Ingredients:
- 1 lb (450g) sirloin steak, thinly sliced
- 1 tbsp soy sauce (low sodium recommended)
- 1 tbsp cornstarch (cornflour)
- 1 tsp sesame oil
- 1/2 tsp black pepper
- 1/4 cup (60ml) soy sauce (low sodium recommended)
- 2 tbsp brown sugar (light or dark)
- 1 tbsp rice vinegar
- 1 tbsp sesame oil
- 1 tbsp cornstarch (cornflour)
- 1 tsp grated ginger (fresh)
- 1 clove garlic, minced
- Pinch of red pepper flakes (optional)
- 1 tbsp vegetable oil
- 1 red bell pepper, thinly sliced
- 1 green bell pepper, thinly sliced
- 1 onion, thinly sliced
- 1 cup (100g) broccoli florets
- 4 oz (115g) shiitake mushrooms, sliced
- 8 oz (225g) egg noodles (fresh or dried)
- 2 tbsp sesame seeds, toasted
- Chopped green onions (scallions)
Instructions:
- Combine sliced beef with soy sauce, cornstarch, sesame oil, and pepper. Marinate for 10 minutes.
- Cook noodles according to package directions. Drain and set aside.
- Whisk together soy sauce, brown sugar, rice vinegar, sesame oil, cornstarch, ginger, garlic, and red pepper flakes (if using).
- Heat vegetable oil in a wok or skillet over high heat. Add beef and stir-fry until browned (3-4 minutes). Remove and set aside.

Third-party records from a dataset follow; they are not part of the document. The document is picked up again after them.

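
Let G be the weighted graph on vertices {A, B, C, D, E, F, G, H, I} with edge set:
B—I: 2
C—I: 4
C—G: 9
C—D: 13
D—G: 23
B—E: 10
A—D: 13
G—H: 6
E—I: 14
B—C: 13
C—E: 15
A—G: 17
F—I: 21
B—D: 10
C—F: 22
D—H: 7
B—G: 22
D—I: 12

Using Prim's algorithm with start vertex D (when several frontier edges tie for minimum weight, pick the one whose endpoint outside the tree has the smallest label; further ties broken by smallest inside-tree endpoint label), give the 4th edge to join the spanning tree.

Prim's algorithm from D:
Step 1: cheapest edge leaving the tree is D—H (7); add H.
Step 2: cheapest edge leaving the tree is G—H (6); add G.
Step 3: cheapest edge leaving the tree is C—G (9); add C.
Step 4: cheapest edge leaving the tree is C—I (4); add I.
Step 5: cheapest edge leaving the tree is B—I (2); add B.
Step 6: cheapest edge leaving the tree is B—E (10); add E.
Step 7: cheapest edge leaving the tree is A—D (13); add A.
Step 8: cheapest edge leaving the tree is F—I (21); add F.
The 4th edge added is C—I.

C-I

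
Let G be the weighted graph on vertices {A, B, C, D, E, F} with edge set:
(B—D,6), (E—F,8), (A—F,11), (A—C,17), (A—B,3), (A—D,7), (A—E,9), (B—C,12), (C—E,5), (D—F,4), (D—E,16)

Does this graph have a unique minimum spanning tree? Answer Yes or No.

Yes

Sort edges by weight, then run Kruskal:
A—B (3): add — endpoints in different components.
D—F (4): add — endpoints in different components.
C—E (5): add — endpoints in different components.
B—D (6): add — endpoints in different components.
A—D (7): skip — A and D already connected.
E—F (8): add — endpoints in different components.
Every non-tree edge has weight strictly greater than the heaviest edge on the tree path between its endpoints, so the MST is unique.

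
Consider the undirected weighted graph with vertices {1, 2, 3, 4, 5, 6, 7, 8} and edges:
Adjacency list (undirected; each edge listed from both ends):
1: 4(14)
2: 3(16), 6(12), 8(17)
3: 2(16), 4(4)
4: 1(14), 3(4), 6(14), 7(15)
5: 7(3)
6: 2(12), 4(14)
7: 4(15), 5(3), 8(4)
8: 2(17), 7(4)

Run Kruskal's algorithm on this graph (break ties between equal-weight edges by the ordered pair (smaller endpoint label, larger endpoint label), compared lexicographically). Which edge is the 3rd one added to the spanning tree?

Kruskal's algorithm — process edges by increasing weight (ties by edge label):
5–7 (3): add — endpoints in different components.
3–4 (4): add — endpoints in different components.
7–8 (4): add — endpoints in different components.
2–6 (12): add — endpoints in different components.
1–4 (14): add — endpoints in different components.
4–6 (14): add — endpoints in different components.
4–7 (15): add — endpoints in different components.
The 3rd edge added is 7–8.

7-8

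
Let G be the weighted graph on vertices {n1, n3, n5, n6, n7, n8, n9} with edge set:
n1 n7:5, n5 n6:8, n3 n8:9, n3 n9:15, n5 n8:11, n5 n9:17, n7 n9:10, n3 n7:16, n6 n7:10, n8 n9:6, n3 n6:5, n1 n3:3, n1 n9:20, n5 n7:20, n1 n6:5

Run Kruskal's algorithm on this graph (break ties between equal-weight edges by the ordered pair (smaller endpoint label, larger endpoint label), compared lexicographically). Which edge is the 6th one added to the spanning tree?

Sort edges by weight, then run Kruskal:
n1 n3 (3): add. Components now {n1,n3} {n5} {n9} {n6} {n7} {n8}
n1 n6 (5): add. Components now {n1,n3,n6} {n5} {n9} {n7} {n8}
n1 n7 (5): add. Components now {n1,n3,n6,n7} {n5} {n9} {n8}
n3 n6 (5): skip — n6 and n3 already connected.
n8 n9 (6): add. Components now {n1,n3,n6,n7} {n5} {n8,n9}
n5 n6 (8): add. Components now {n1,n3,n5,n6,n7} {n8,n9}
n3 n8 (9): add. Components now {n1,n3,n5,n6,n7,n8,n9}
The 6th edge added is n3 n8.

n3-n8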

- Add bell peppers, onion, broccoli, and mushrooms to the skillet. Stir-fry until tender-crisp (5-7 minutes).
- Return beef to skillet. Add noodles and sauce. Stir-fry until sauce thickens (2-3 minutes).
- Garnish with sesame seeds and green onions. Serve immediately.